Short term, we know the market has been overbought for quite sometime. Negative divergences are visible on all time frames on the RSI and MACD. Yet the market continues to fly higher. In terms of Elliott Wave, we are beginning to look like a complete up wave structure.
The EW Principle states that all waves follow an upward or downward channel, wedge, triangle or pennant. Regardless of the degree, whether they are a primary wave or a small minute wave... they will always take form of some type of channel.
This bear market that started back in October of 2007, has been coming down in a downward sloping channel. Primary Wave 1(oct2007-mar2009) came down in a smaller channel of its own, and Primary Wave 2(mar2009-??) is taking a form of a wedge. A bearish rising wedge. These trendline have seemed to work well in the past, especially on the Dow. Let's see if they continue to work... The key line to watch is the lower trendline of the rising wedge. This line has not yet broken on the Dow. If it does, Primary Wave 2 is most likely over, since a corrective wave usually doesn't have a throw over out of it's trendlines.
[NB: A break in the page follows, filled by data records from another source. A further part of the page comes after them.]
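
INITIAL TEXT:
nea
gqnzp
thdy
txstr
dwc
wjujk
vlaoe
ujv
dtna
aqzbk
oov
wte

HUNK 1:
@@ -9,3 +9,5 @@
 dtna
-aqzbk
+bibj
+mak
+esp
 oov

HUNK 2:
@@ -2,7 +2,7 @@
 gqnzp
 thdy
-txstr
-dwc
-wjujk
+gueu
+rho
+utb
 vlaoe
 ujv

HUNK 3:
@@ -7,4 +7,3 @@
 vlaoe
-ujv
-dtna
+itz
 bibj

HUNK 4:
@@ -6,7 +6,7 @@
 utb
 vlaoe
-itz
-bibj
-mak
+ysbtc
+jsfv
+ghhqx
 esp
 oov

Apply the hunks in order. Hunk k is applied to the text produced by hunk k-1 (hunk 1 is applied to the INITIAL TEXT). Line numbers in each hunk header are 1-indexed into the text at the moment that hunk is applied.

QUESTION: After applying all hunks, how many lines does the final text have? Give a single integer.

Answer: 13

Derivation:
Hunk 1: at line 9 remove [aqzbk] add [bibj,mak,esp] -> 14 lines: nea gqnzp thdy txstr dwc wjujk vlaoe ujv dtna bibj mak esp oov wte
Hunk 2: at line 2 remove [txstr,dwc,wjujk] add [gueu,rho,utb] -> 14 lines: nea gqnzp thdy gueu rho utb vlaoe ujv dtna bibj mak esp oov wte
Hunk 3: at line 7 remove [ujv,dtna] add [itz] -> 13 lines: nea gqnzp thdy gueu rho utb vlaoe itz bibj mak esp oov wte
Hunk 4: at line 6 remove [itz,bibj,mak] add [ysbtc,jsfv,ghhqx] -> 13 lines: nea gqnzp thdy gueu rho utb vlaoe ysbtc jsfv ghhqx esp oov wte
Final line count: 13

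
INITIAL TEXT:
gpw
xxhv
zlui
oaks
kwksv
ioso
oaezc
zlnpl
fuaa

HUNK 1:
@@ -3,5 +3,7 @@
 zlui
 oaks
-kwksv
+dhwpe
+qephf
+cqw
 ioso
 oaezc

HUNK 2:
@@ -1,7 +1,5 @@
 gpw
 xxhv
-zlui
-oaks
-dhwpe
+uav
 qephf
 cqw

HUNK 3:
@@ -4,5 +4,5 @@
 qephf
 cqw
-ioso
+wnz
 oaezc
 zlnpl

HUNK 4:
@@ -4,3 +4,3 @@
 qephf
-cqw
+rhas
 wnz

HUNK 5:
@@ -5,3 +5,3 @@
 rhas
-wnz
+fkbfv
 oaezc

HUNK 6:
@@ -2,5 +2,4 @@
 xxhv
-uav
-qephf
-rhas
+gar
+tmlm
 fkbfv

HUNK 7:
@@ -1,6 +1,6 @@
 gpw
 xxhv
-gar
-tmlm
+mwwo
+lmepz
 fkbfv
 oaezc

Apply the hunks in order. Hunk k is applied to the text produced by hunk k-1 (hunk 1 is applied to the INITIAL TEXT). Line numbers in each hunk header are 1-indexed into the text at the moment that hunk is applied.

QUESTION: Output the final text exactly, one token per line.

Hunk 1: at line 3 remove [kwksv] add [dhwpe,qephf,cqw] -> 11 lines: gpw xxhv zlui oaks dhwpe qephf cqw ioso oaezc zlnpl fuaa
Hunk 2: at line 1 remove [zlui,oaks,dhwpe] add [uav] -> 9 lines: gpw xxhv uav qephf cqw ioso oaezc zlnpl fuaa
Hunk 3: at line 4 remove [ioso] add [wnz] -> 9 lines: gpw xxhv uav qephf cqw wnz oaezc zlnpl fuaa
Hunk 4: at line 4 remove [cqw] add [rhas] -> 9 lines: gpw xxhv uav qephf rhas wnz oaezc zlnpl fuaa
Hunk 5: at line 5 remove [wnz] add [fkbfv] -> 9 lines: gpw xxhv uav qephf rhas fkbfv oaezc zlnpl fuaa
Hunk 6: at line 2 remove [uav,qephf,rhas] add [gar,tmlm] -> 8 lines: gpw xxhv gar tmlm fkbfv oaezc zlnpl fuaa
Hunk 7: at line 1 remove [gar,tmlm] add [mwwo,lmepz] -> 8 lines: gpw xxhv mwwo lmepz fkbfv oaezc zlnpl fuaa

Answer: gpw
xxhv
mwwo
lmepz
fkbfv
oaezc
zlnpl
fuaa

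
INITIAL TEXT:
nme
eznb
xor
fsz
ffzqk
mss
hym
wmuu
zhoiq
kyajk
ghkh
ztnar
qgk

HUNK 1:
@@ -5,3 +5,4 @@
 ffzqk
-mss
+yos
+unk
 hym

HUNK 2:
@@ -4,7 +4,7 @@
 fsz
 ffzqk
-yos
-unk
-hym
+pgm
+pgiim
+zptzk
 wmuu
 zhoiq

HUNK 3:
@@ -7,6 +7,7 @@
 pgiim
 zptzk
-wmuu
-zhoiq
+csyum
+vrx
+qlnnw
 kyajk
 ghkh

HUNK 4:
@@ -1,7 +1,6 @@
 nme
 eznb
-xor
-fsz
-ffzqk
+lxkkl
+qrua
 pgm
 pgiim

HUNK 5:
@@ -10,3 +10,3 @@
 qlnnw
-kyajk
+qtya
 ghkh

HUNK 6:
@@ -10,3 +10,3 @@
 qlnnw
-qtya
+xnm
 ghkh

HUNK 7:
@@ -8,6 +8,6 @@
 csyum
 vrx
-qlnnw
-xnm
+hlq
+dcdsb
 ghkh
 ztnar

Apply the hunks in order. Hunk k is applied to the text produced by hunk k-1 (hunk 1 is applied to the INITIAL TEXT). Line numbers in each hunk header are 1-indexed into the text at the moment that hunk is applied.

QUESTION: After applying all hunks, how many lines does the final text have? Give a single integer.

Answer: 14

Derivation:
Hunk 1: at line 5 remove [mss] add [yos,unk] -> 14 lines: nme eznb xor fsz ffzqk yos unk hym wmuu zhoiq kyajk ghkh ztnar qgk
Hunk 2: at line 4 remove [yos,unk,hym] add [pgm,pgiim,zptzk] -> 14 lines: nme eznb xor fsz ffzqk pgm pgiim zptzk wmuu zhoiq kyajk ghkh ztnar qgk
Hunk 3: at line 7 remove [wmuu,zhoiq] add [csyum,vrx,qlnnw] -> 15 lines: nme eznb xor fsz ffzqk pgm pgiim zptzk csyum vrx qlnnw kyajk ghkh ztnar qgk
Hunk 4: at line 1 remove [xor,fsz,ffzqk] add [lxkkl,qrua] -> 14 lines: nme eznb lxkkl qrua pgm pgiim zptzk csyum vrx qlnnw kyajk ghkh ztnar qgk
Hunk 5: at line 10 remove [kyajk] add [qtya] -> 14 lines: nme eznb lxkkl qrua pgm pgiim zptzk csyum vrx qlnnw qtya ghkh ztnar qgk
Hunk 6: at line 10 remove [qtya] add [xnm] -> 14 lines: nme eznb lxkkl qrua pgm pgiim zptzk csyum vrx qlnnw xnm ghkh ztnar qgk
Hunk 7: at line 8 remove [qlnnw,xnm] add [hlq,dcdsb] -> 14 lines: nme eznb lxkkl qrua pgm pgiim zptzk csyum vrx hlq dcdsb ghkh ztnar qgk
Final line count: 14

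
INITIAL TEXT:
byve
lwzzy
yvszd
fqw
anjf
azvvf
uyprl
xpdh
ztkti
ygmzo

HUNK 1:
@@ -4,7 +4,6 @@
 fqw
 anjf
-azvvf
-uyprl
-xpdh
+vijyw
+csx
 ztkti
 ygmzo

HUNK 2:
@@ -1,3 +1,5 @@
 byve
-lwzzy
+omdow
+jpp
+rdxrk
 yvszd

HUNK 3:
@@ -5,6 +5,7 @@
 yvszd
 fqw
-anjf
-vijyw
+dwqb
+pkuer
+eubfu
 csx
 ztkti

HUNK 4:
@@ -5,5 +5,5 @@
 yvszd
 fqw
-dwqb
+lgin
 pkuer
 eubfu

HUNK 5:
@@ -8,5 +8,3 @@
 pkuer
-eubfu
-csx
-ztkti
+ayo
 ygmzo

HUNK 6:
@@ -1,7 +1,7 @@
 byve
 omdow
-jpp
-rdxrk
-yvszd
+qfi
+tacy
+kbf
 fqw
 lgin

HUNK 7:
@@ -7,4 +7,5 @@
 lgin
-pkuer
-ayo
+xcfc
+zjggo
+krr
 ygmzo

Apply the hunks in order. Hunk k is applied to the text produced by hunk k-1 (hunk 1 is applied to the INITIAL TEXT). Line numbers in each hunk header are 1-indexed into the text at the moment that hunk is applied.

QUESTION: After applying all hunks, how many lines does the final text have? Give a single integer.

Hunk 1: at line 4 remove [azvvf,uyprl,xpdh] add [vijyw,csx] -> 9 lines: byve lwzzy yvszd fqw anjf vijyw csx ztkti ygmzo
Hunk 2: at line 1 remove [lwzzy] add [omdow,jpp,rdxrk] -> 11 lines: byve omdow jpp rdxrk yvszd fqw anjf vijyw csx ztkti ygmzo
Hunk 3: at line 5 remove [anjf,vijyw] add [dwqb,pkuer,eubfu] -> 12 lines: byve omdow jpp rdxrk yvszd fqw dwqb pkuer eubfu csx ztkti ygmzo
Hunk 4: at line 5 remove [dwqb] add [lgin] -> 12 lines: byve omdow jpp rdxrk yvszd fqw lgin pkuer eubfu csx ztkti ygmzo
Hunk 5: at line 8 remove [eubfu,csx,ztkti] add [ayo] -> 10 lines: byve omdow jpp rdxrk yvszd fqw lgin pkuer ayo ygmzo
Hunk 6: at line 1 remove [jpp,rdxrk,yvszd] add [qfi,tacy,kbf] -> 10 lines: byve omdow qfi tacy kbf fqw lgin pkuer ayo ygmzo
Hunk 7: at line 7 remove [pkuer,ayo] add [xcfc,zjggo,krr] -> 11 lines: byve omdow qfi tacy kbf fqw lgin xcfc zjggo krr ygmzo
Final line count: 11

Answer: 11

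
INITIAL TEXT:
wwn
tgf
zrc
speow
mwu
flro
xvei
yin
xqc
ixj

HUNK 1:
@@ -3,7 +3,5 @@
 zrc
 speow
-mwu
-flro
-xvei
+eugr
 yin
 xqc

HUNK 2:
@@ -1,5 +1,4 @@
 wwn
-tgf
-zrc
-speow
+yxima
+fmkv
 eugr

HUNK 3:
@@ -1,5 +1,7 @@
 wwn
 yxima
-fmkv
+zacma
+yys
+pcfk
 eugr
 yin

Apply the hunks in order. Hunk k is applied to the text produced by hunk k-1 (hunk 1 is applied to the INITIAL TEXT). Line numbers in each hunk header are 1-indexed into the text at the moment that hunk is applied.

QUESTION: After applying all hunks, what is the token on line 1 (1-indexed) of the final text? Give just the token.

Hunk 1: at line 3 remove [mwu,flro,xvei] add [eugr] -> 8 lines: wwn tgf zrc speow eugr yin xqc ixj
Hunk 2: at line 1 remove [tgf,zrc,speow] add [yxima,fmkv] -> 7 lines: wwn yxima fmkv eugr yin xqc ixj
Hunk 3: at line 1 remove [fmkv] add [zacma,yys,pcfk] -> 9 lines: wwn yxima zacma yys pcfk eugr yin xqc ixj
Final line 1: wwn

Answer: wwn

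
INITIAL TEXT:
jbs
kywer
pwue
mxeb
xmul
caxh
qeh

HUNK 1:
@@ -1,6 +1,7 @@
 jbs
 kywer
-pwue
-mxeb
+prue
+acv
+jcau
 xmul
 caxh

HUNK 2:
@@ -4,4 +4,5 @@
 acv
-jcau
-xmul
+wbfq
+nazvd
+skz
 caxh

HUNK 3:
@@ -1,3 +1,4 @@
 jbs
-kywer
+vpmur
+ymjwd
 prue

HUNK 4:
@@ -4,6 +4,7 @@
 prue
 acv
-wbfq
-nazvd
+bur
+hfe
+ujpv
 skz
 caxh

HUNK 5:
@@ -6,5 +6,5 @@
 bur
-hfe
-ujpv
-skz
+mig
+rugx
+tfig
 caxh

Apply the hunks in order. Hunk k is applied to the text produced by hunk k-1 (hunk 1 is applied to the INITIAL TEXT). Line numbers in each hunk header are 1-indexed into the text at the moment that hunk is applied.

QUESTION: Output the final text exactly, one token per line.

Hunk 1: at line 1 remove [pwue,mxeb] add [prue,acv,jcau] -> 8 lines: jbs kywer prue acv jcau xmul caxh qeh
Hunk 2: at line 4 remove [jcau,xmul] add [wbfq,nazvd,skz] -> 9 lines: jbs kywer prue acv wbfq nazvd skz caxh qeh
Hunk 3: at line 1 remove [kywer] add [vpmur,ymjwd] -> 10 lines: jbs vpmur ymjwd prue acv wbfq nazvd skz caxh qeh
Hunk 4: at line 4 remove [wbfq,nazvd] add [bur,hfe,ujpv] -> 11 lines: jbs vpmur ymjwd prue acv bur hfe ujpv skz caxh qeh
Hunk 5: at line 6 remove [hfe,ujpv,skz] add [mig,rugx,tfig] -> 11 lines: jbs vpmur ymjwd prue acv bur mig rugx tfig caxh qeh

Answer: jbs
vpmur
ymjwd
prue
acv
bur
mig
rugx
tfig
caxh
qeh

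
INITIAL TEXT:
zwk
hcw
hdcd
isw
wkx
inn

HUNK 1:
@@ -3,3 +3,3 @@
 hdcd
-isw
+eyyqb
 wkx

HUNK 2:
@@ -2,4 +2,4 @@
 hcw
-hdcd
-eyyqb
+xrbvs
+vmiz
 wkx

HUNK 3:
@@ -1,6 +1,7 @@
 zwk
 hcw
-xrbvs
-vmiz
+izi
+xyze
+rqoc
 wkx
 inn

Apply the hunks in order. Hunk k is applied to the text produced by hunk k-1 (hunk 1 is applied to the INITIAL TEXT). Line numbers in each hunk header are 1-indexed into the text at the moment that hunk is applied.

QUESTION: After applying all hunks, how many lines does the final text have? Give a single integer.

Hunk 1: at line 3 remove [isw] add [eyyqb] -> 6 lines: zwk hcw hdcd eyyqb wkx inn
Hunk 2: at line 2 remove [hdcd,eyyqb] add [xrbvs,vmiz] -> 6 lines: zwk hcw xrbvs vmiz wkx inn
Hunk 3: at line 1 remove [xrbvs,vmiz] add [izi,xyze,rqoc] -> 7 lines: zwk hcw izi xyze rqoc wkx inn
Final line count: 7

Answer: 7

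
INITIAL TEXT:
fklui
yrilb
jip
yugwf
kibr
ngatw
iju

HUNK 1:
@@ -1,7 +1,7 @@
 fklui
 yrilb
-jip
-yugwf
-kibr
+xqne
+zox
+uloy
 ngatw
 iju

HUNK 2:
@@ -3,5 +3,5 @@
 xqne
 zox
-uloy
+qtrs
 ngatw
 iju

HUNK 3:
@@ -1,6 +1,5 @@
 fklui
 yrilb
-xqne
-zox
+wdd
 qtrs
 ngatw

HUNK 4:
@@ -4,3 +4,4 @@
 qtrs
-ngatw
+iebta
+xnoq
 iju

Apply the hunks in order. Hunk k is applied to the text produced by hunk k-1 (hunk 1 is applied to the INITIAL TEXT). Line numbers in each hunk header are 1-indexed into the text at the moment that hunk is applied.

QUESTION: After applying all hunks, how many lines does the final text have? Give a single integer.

Answer: 7

Derivation:
Hunk 1: at line 1 remove [jip,yugwf,kibr] add [xqne,zox,uloy] -> 7 lines: fklui yrilb xqne zox uloy ngatw iju
Hunk 2: at line 3 remove [uloy] add [qtrs] -> 7 lines: fklui yrilb xqne zox qtrs ngatw iju
Hunk 3: at line 1 remove [xqne,zox] add [wdd] -> 6 lines: fklui yrilb wdd qtrs ngatw iju
Hunk 4: at line 4 remove [ngatw] add [iebta,xnoq] -> 7 lines: fklui yrilb wdd qtrs iebta xnoq iju
Final line count: 7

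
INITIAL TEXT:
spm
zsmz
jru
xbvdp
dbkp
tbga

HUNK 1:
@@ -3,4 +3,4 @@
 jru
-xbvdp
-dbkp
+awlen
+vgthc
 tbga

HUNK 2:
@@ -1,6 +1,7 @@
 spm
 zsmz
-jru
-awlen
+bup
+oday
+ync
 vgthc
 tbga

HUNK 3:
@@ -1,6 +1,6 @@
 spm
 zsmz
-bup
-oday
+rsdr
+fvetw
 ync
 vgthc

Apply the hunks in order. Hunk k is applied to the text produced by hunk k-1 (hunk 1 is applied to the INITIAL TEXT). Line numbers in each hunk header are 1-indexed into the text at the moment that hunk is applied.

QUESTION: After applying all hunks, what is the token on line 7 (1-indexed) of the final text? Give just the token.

Hunk 1: at line 3 remove [xbvdp,dbkp] add [awlen,vgthc] -> 6 lines: spm zsmz jru awlen vgthc tbga
Hunk 2: at line 1 remove [jru,awlen] add [bup,oday,ync] -> 7 lines: spm zsmz bup oday ync vgthc tbga
Hunk 3: at line 1 remove [bup,oday] add [rsdr,fvetw] -> 7 lines: spm zsmz rsdr fvetw ync vgthc tbga
Final line 7: tbga

Answer: tbga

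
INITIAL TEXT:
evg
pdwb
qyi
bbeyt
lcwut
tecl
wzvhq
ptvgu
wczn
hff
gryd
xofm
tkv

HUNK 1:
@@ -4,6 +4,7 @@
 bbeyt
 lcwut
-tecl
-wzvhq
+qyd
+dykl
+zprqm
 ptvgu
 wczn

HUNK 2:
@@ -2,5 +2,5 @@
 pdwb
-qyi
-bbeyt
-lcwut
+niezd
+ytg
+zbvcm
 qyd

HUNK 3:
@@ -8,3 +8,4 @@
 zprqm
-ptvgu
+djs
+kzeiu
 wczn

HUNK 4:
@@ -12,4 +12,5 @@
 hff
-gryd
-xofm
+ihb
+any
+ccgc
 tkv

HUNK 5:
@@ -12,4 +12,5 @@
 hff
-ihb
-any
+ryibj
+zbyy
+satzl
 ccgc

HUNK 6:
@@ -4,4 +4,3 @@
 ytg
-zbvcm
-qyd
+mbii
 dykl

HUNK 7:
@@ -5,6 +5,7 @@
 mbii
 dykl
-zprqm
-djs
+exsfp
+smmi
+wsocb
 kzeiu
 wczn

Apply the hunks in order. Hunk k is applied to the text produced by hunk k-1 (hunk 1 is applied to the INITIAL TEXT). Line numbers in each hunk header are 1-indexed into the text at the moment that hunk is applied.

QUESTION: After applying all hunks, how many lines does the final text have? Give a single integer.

Answer: 17

Derivation:
Hunk 1: at line 4 remove [tecl,wzvhq] add [qyd,dykl,zprqm] -> 14 lines: evg pdwb qyi bbeyt lcwut qyd dykl zprqm ptvgu wczn hff gryd xofm tkv
Hunk 2: at line 2 remove [qyi,bbeyt,lcwut] add [niezd,ytg,zbvcm] -> 14 lines: evg pdwb niezd ytg zbvcm qyd dykl zprqm ptvgu wczn hff gryd xofm tkv
Hunk 3: at line 8 remove [ptvgu] add [djs,kzeiu] -> 15 lines: evg pdwb niezd ytg zbvcm qyd dykl zprqm djs kzeiu wczn hff gryd xofm tkv
Hunk 4: at line 12 remove [gryd,xofm] add [ihb,any,ccgc] -> 16 lines: evg pdwb niezd ytg zbvcm qyd dykl zprqm djs kzeiu wczn hff ihb any ccgc tkv
Hunk 5: at line 12 remove [ihb,any] add [ryibj,zbyy,satzl] -> 17 lines: evg pdwb niezd ytg zbvcm qyd dykl zprqm djs kzeiu wczn hff ryibj zbyy satzl ccgc tkv
Hunk 6: at line 4 remove [zbvcm,qyd] add [mbii] -> 16 lines: evg pdwb niezd ytg mbii dykl zprqm djs kzeiu wczn hff ryibj zbyy satzl ccgc tkv
Hunk 7: at line 5 remove [zprqm,djs] add [exsfp,smmi,wsocb] -> 17 lines: evg pdwb niezd ytg mbii dykl exsfp smmi wsocb kzeiu wczn hff ryibj zbyy satzl ccgc tkv
Final line count: 17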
Aside from Elliott Wave and trendlines, we are some major fibonacci resistance. We have now retraced over 50% in time and price on the Dow. The SPX is yet to reach it's 50% mark, and the Nasdaq has almost made it to it's 61.8% retracement. But looking at the Dow, it is in a zone of very heavy resistance, and it's not going to be easy to break through. If we fail to break through, it may produce another downtrend.